SpaceX confirmed the rocket deployed its payload as planned 32 minutes into the flight, earning the Falcon 9 a 12th successful flight in as many tries since 2010.

Because the launch was to a high orbit more than 20,000 miles up, the Falcon 9 booster did not have enough extra fuel for SpaceX to try flying it back to a soft ocean landing for recovery.

Goatguy noted that the not enough fuel for reuse from Geosync

Did not “have enough extra fuel” to fly back.

“I told you so” would be both childish and appropriate.

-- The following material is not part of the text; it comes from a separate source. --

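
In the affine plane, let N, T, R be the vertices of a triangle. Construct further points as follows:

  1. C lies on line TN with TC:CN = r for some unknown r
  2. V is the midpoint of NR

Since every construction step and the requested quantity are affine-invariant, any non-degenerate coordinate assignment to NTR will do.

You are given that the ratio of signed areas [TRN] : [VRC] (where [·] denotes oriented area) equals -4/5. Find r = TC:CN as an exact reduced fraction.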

Really – I [Goatguy] think all the compromises that deal with returnable launch vehicles require “mass, mass, and more mass” – whether as with the space-shuttle that mass was a combination of high-durability titanium for the solid-rocket-boosters (which were both recoverable, and re-useable after substantial remanufacture), and the space-shuttles mass-invested-in-wings-and-heat-shield-tiles … or, if it is invested in heat-shields for the “wrong way pointed” engines as they come hurling through the atmosphere, firing to decelerate, requiring the mass of fuel to accomplish the braking maneuver.

Mass, is mass.

And the point there is, that the venerable (and let’s be honest: totally, completely awesome, technologically!) Space Shuttle supposedly couldn’t be made economical because its launch cost was too high, because it promise of fly, land, recondition, repeated cycle was too expensive, because things got damaged (those darn tiles) along the way back, and so on. And it required all that stuff because it was WAY more massive (as a return vehicle) because it had to house all the goodies, and a big arm, and a bunch of engines, and all the rest. Yet, we must assume that hundreds, if not thousands of simulations of mission, refueling, reconditioning, timing and costing were done; maybe there are arbitrary things in the design of a Space Program that aren’t left to the minimization or optimization of a mathematician’s integral calculus equations, but … I’m pretty sure that in the end, there are going to be some really significant problems that are as yet either unanticipated, or even more cynically, anticipated, but suppressed that will keep the “great dream” from coming to profitable, $1,000 per pound, delivered to LEO, pricing.

Nextbigfuture comment

There is the concept of fuel depots in low earth orbit. Reusable rockets could refuel in low earth orbit to go to Geosynch and back. So those users who are will to go cheaper to geosynch would use refueling or orbital tugs for final Geosynch placement.